### STEP3 **Look at the images** *and extract a set of “questions” about what is not clear about their method from the images.*

There are only two images in this paper, showing the simplicity of the model. The projection lives in a single layer network so, the architecture is quite simple.

This picture shows that whatever is explained ought to be fairly simple in its description. The w(t) is passed through the projection layer and fit to neighboring words. The context size is not clear from this picture. I think the key to this image is understanding that the images demonstrates the training objective, so it is training a projection embedding that is good at predicting nearby words.

Shortly after, the image is written in equation form:

$\frac{1}{T} \sum_{t=1}^{T} \sum_{-c \leq j \leq c, j \neq 0} \log p\left(w_{t+j} \mid w_{t}\right)$

I don’t think anyone loves equations, but here we can see that $c$ is the context size and it is fit given the probability of word $w_{t+j}$ given $w_t$.
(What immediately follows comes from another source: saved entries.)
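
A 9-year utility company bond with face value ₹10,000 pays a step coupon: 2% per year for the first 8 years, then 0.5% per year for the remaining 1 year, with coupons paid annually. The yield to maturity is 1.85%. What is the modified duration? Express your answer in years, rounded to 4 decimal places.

8.1708 years

Periodic yield y = 0.0185. First find Macaulay duration:
  t   CF        PV=CF/(1+0.0185)^t    t·PV
  1       200.00       196.3672       196.3672
  2       200.00       192.8004       385.6008
  3       200.00       189.2984       567.8951
  4       200.00       185.8600       743.4399
  5       200.00       182.4840       912.4201
  6       200.00       179.1694     1,075.0163
  7       200.00       175.9150     1,231.4047
  8       200.00       172.7196     1,381.7571
  9    10,050.00     8,521.5140    76,693.6260
  Σ                  9,996.1279    83,187.5272
P = 9,996.1279; Macaulay duration = 83,187.5272 / 9,996.1279 = 8.32198 years.
Modified duration = D_Mac / (1 + y) = 8.32198 / 1.0185 = 8.17081 years.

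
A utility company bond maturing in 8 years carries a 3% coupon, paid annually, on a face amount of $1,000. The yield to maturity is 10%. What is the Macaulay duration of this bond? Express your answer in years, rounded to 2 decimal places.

6.98 years

Periodic yield y = 0.1. Discount each cash flow and weight by its year:
  t   CF        PV=CF/(1+0.1)^t    t·PV
  1        30.00        27.2727        27.2727
  2        30.00        24.7934        49.5868
  3        30.00        22.5394        67.6183
  4        30.00        20.4904        81.9616
  5        30.00        18.6276        93.1382
  6        30.00        16.9342       101.6053
  7        30.00        15.3947       107.7632
  8     1,030.00       480.5026     3,844.0208
  Σ                    626.5552     4,372.9670
Price P = Σ PV = 626.5552.
Macaulay duration = Σ(t·PV) / P = 4,372.9670 / 626.5552 = 6.97938 years.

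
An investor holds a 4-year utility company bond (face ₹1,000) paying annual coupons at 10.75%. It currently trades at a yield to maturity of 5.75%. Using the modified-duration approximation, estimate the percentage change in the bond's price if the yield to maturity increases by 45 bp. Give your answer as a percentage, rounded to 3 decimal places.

-1.489%

Periodic yield y = 0.0575. Modified duration first:
  t   CF        PV=CF/(1+0.0575)^t    t·PV
  1       107.50       101.6548       101.6548
  2       107.50        96.1275       192.2550
  3       107.50        90.9007       272.7022
  4     1,107.50       885.5686     3,542.2746
  Σ                  1,174.2517     4,108.8866
P = 1,174.2517; D_Mac = 3.49915 yrs; D_mod = 3.49915/(1+0.0575) = 3.30889 yrs.
ΔP/P ≈ -D_mod · Δy = -3.30889 × (+0.0045) = -0.014890 = -1.4890%.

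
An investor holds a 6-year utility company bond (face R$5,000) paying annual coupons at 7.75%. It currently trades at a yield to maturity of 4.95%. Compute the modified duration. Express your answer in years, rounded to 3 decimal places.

4.849 years

Periodic yield y = 0.0495. First find Macaulay duration:
  t   CF        PV=CF/(1+0.0495)^t    t·PV
  1       387.50       369.2234       369.2234
  2       387.50       351.8089       703.6178
  3       387.50       335.2157     1,005.6472
  4       387.50       319.4052     1,277.6207
  5       387.50       304.3403     1,521.7016
  6     5,387.50     4,031.7410    24,190.4460
  Σ                  5,711.7345    29,068.2567
P = 5,711.7345; Macaulay duration = 29,068.2567 / 5,711.7345 = 5.08922 years.
Modified duration = D_Mac / (1 + y) = 5.08922 / 1.0495 = 4.84918 years.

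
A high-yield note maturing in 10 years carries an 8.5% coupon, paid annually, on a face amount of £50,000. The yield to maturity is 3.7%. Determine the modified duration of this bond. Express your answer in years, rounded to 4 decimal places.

7.3219 years

Periodic yield y = 0.037. First find Macaulay duration:
  t   CF        PV=CF/(1+0.037)^t    t·PV
  1     4,250.00     4,098.3607     4,098.3607
  2     4,250.00     3,952.1318     7,904.2636
  3     4,250.00     3,811.1203    11,433.3610
  4     4,250.00     3,675.1401    14,700.5606
  5     4,250.00     3,544.0117    17,720.0585
  6     4,250.00     3,417.5619    20,505.3715
  7     4,250.00     3,295.6238    23,069.3669
  8     4,250.00     3,178.0365    25,424.2919
  9     4,250.00     3,064.6446    27,581.8017
  10   54,250.00    37,723.5173   377,235.1726
  Σ                 69,760.1487   529,672.6089
P = 69,760.1487; Macaulay duration = 529,672.6089 / 69,760.1487 = 7.59277 years.
Modified duration = D_Mac / (1 + y) = 7.59277 / 1.037 = 7.32186 years.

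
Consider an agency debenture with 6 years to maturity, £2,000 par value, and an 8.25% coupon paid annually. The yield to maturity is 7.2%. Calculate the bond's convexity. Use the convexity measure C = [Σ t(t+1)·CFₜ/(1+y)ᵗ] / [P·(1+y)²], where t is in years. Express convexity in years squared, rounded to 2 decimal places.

28.47

With y = 0.072:
  t   CF        PV=CF/(1+0.072)^t    t·PV        t(t+1)·PV
  1       165.00       153.9179       153.9179         307.8358
  2       165.00       143.5801       287.1603         861.4808
  3       165.00       133.9367       401.8101       1,607.2404
  4       165.00       124.9409       499.7638       2,498.8190
  5       165.00       116.5494       582.7470       3,496.4818
  6     2,165.00     1,426.5572     8,559.3432      59,915.4022
  Σ                  2,099.4823    10,484.7422      68,687.2600
P = 2,099.4823.
Convexity = Σ t(t+1)·PV / [P·(1+y)²] = 68,687.2600 / (2,099.4823 × 1.149184) = 28.46914.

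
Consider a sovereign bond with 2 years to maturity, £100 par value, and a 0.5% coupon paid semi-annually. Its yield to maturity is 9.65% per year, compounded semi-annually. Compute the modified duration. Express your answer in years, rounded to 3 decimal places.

Periodic yield y = 0.04825. First find Macaulay duration:
  t   CF        PV=CF/(1+0.04825)^t    t·PV
  1         0.25         0.2385         0.2385
  2         0.25         0.2275         0.4550
  3         0.25         0.2170         0.6511
  4       100.25        83.0281       332.1122
  Σ                     83.7111       333.4569
P = 83.7111; Macaulay duration = 333.4569 / 83.7111 = 3.98342 half-year periods = 1.99171 years.
Modified duration = D_Mac / (1 + y) = 1.99171 / 1.04825 = 1.90004 years.

1.900 years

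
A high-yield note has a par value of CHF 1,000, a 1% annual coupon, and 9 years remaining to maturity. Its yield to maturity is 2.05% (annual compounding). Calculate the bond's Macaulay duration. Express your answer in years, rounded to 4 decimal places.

Periodic yield y = 0.0205. Discount each cash flow and weight by its year:
  t   CF        PV=CF/(1+0.0205)^t    t·PV
  1        10.00         9.7991         9.7991
  2        10.00         9.6023        19.2045
  3        10.00         9.4094        28.2281
  4        10.00         9.2204        36.8814
  5        10.00         9.0351        45.1757
  6        10.00         8.8536        53.1219
  7        10.00         8.6758        60.7305
  8        10.00         8.5015        68.0121
  9     1,010.00       841.4035     7,572.6311
  Σ                    914.5007     7,893.7845
Price P = Σ PV = 914.5007.
Macaulay duration = Σ(t·PV) / P = 7,893.7845 / 914.5007 = 8.63180 years.

8.6318 years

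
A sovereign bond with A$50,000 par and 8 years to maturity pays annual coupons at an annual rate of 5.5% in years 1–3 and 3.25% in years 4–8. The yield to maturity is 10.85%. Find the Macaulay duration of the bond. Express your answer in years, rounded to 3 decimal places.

6.470 years

Periodic yield y = 0.1085. Discount each cash flow and weight by its year:
  t   CF        PV=CF/(1+0.1085)^t    t·PV
  1     2,750.00     2,480.8300     2,480.8300
  2     2,750.00     2,238.0063     4,476.0125
  3     2,750.00     2,018.9502     6,056.8505
  4     1,625.00     1,076.2436     4,304.9743
  5     1,625.00       970.9008     4,854.5042
  6     1,625.00       875.8691     5,255.2143
  7     1,625.00       790.1390     5,530.9728
  8    51,625.00    22,645.1126   181,160.9010
  Σ                 33,096.0515   214,120.2597
Price P = Σ PV = 33,096.0515.
Macaulay duration = Σ(t·PV) / P = 214,120.2597 / 33,096.0515 = 6.46966 years.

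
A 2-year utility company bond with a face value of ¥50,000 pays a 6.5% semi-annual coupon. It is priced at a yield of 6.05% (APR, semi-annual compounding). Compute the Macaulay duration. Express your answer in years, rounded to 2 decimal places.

1.91 years

Periodic yield y = 0.03025. Discount each cash flow and weight by its period:
  t   CF        PV=CF/(1+0.03025)^t    t·PV
  1     1,625.00     1,577.2871     1,577.2871
  2     1,625.00     1,530.9751     3,061.9501
  3     1,625.00     1,486.0229     4,458.0686
  4    51,625.00    45,823.6387   183,294.5547
  Σ                 50,417.9237   192,391.8606
Price P = Σ PV = 50,417.9237.
Macaulay duration = Σ(t·PV) / P = 192,391.8606 / 50,417.9237 = 3.81594 half-year periods.
In years: 3.81594 / 2 = 1.90797 years.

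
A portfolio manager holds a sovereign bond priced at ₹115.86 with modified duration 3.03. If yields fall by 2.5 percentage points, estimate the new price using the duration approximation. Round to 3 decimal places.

₹124.636

Duration approximation: ΔP/P ≈ -D_mod · Δy = -3.03 × (-0.025) = +0.075750.
New price ≈ 115.86 × (1 + 0.075750) = 124.636395.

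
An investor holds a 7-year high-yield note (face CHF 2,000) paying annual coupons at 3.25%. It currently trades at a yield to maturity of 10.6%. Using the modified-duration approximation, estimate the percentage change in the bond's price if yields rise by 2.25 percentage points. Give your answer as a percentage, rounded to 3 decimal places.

Periodic yield y = 0.106. Modified duration first:
  t   CF        PV=CF/(1+0.106)^t    t·PV
  1        65.00        58.7703        58.7703
  2        65.00        53.1377       106.2755
  3        65.00        48.0450       144.1349
  4        65.00        43.4403       173.7612
  5        65.00        39.2769       196.3847
  6        65.00        35.5126       213.0757
  7     2,065.00     1,020.0798     7,140.5589
  Σ                  1,298.2628     8,032.9613
P = 1,298.2628; D_Mac = 6.18747 yrs; D_mod = 6.18747/(1+0.106) = 5.59446 yrs.
ΔP/P ≈ -D_mod · Δy = -5.59446 × (+0.0225) = -0.125875 = -12.5875%.

-12.588%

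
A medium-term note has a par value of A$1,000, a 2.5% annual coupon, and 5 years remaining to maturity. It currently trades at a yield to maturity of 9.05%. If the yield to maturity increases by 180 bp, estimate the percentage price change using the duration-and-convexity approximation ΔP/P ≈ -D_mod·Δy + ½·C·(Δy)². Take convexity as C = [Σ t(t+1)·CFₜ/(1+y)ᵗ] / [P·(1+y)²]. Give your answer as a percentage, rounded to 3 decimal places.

-7.408%

With y = 0.0905:
  t   CF        PV=CF/(1+0.0905)^t    t·PV        t(t+1)·PV
  1        25.00        22.9253        22.9253          45.8505
  2        25.00        21.0227        42.0454         126.1363
  3        25.00        19.2780        57.8341         231.3365
  4        25.00        17.6782        70.7127         353.5634
  5     1,025.00       664.6538     3,323.2692      19,939.6151
  Σ                    745.5580     3,516.7867      20,696.5018
P = 745.5580; D_Mac = 4.71699 yrs; D_mod = 4.32553 yrs; C = 23.34340.
Duration effect: -4.32553 × (+0.018) = -0.077859
Convexity effect: 0.5 × 23.34340 × (0.018)² = +0.0037816
ΔP/P ≈ -0.077859 + 0.0037816 = -0.074078 = -7.4078%.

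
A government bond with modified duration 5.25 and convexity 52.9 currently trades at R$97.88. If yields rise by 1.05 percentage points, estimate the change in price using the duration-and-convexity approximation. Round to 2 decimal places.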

The second image demonstrates their original claim of composibility of the vectors.

This is actually a great visual. It allows you to explore relationships between countries and capitals, and ways that you can use composability to combine these vectors together.

### STEP4 **Read the method** aiming to answer your “questions” about the paper. Focus on understanding only the things relevant for the story (i.e., to understand the contribution).
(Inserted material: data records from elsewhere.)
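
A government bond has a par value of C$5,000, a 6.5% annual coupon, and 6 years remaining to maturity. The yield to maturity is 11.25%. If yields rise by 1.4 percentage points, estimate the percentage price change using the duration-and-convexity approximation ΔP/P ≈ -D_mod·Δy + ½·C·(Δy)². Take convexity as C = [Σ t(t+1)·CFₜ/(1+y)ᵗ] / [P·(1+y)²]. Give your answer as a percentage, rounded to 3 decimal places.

-6.082%

With y = 0.1125:
  t   CF        PV=CF/(1+0.1125)^t    t·PV        t(t+1)·PV
  1       325.00       292.1348       292.1348         584.2697
  2       325.00       262.5931       525.1862       1,575.5586
  3       325.00       236.0387       708.1162       2,832.4650
  4       325.00       212.1697       848.6786       4,243.3932
  5       325.00       190.7143       953.5715       5,721.4291
  6     5,325.00     2,808.7914    16,852.7487     117,969.2408
  Σ                  4,002.4421    20,180.4361     132,926.3564
P = 4,002.4421; D_Mac = 5.04203 yrs; D_mod = 4.53216 yrs; C = 26.83404.
Duration effect: -4.53216 × (+0.014) = -0.063450
Convexity effect: 0.5 × 26.83404 × (0.014)² = +0.0026297
ΔP/P ≈ -0.063450 + 0.0026297 = -0.060821 = -6.0821%.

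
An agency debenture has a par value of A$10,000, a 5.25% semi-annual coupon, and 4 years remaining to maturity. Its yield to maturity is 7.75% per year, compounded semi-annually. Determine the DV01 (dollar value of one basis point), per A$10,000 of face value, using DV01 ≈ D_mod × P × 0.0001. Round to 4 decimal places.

Periodic yield y = 0.03875.
  t   CF        PV=CF/(1+0.03875)^t    t·PV
  1       262.50       252.7076       252.7076
  2       262.50       243.2805       486.5609
  3       262.50       234.2050       702.6151
  4       262.50       225.4681       901.8725
  5       262.50       217.0572     1,085.2858
  6       262.50       208.9600     1,253.7598
  7       262.50       201.1648     1,408.1538
  8    10,262.50     7,571.2027    60,569.6219
  Σ                  9,154.0459    66,660.5774
P = 9,154.0459; D_Mac = 7.28209 half-year periods = 3.64104 yrs; D_mod = 3.50522 yrs.
DV01 ≈ 3.50522 × 9,154.0459 × 0.0001 = 3.208692.

A$3.2087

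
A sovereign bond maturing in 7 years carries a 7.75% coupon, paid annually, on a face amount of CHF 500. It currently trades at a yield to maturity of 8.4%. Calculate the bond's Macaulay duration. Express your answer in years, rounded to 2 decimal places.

5.63 years

Periodic yield y = 0.084. Discount each cash flow and weight by its year:
  t   CF        PV=CF/(1+0.084)^t    t·PV
  1        38.75        35.7472        35.7472
  2        38.75        32.9772        65.9543
  3        38.75        30.4217        91.2652
  4        38.75        28.0643       112.2573
  5        38.75        25.8896       129.4480
  6        38.75        23.8834       143.3004
  7       538.75       306.3249     2,144.2743
  Σ                    483.3083     2,722.2467
Price P = Σ PV = 483.3083.
Macaulay duration = Σ(t·PV) / P = 2,722.2467 / 483.3083 = 5.63253 years.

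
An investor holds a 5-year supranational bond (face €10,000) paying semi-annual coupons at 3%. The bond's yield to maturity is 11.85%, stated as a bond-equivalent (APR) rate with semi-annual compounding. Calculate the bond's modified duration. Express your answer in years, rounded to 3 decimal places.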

Their method includes the model a few contributed ideas: (2.1) Hierarchical Softmax, (2.2) Negative Sampling and (2.3) Subsampling of Frequent Words.

Each in their turn.

### 2.1 Hierarchical Softmax

A computationally efficient approximation of the full softmax is the hierarchical softmax

The approximation lies in the tree structure of the probability distribution and such that the computation is $L(w)$ to be the length of path, which is about $log_2(W)$ for $W$ words.

### 2.2 Negative Sampling

Based on Noise Contrastive Estimation (NCE), Negative Sampling (NEG) reframes the softmax equation into a simple logistic regression sampled against negative examples (noise).

the task is to distinguish the target word $w_O$ from draws from the noise distribution $P_n(w)$ using logistic regression, where there are $k$ negative samples for each data sample.

This simplification is key for the paper’s ability to train on a billion tokens and therefore improving quality of results in turn.

### 2.3 Subsampling of Frequent Words

To reduce the words which are so frequent that they add little quality improvements into the model, the paper introduces subsampling by discarding training sets with the probability based on the frequency of the input word. By reducing the highly frequent words, it increases the quality of rare words, which typically hold key information in sentences.

The probability is given by

$P\left(w_{i}\right)=1-\sqrt{\frac{t}{f\left(w_{i}\right)}}$

where $t$ is a chosen threshold, typically $10^{-5}$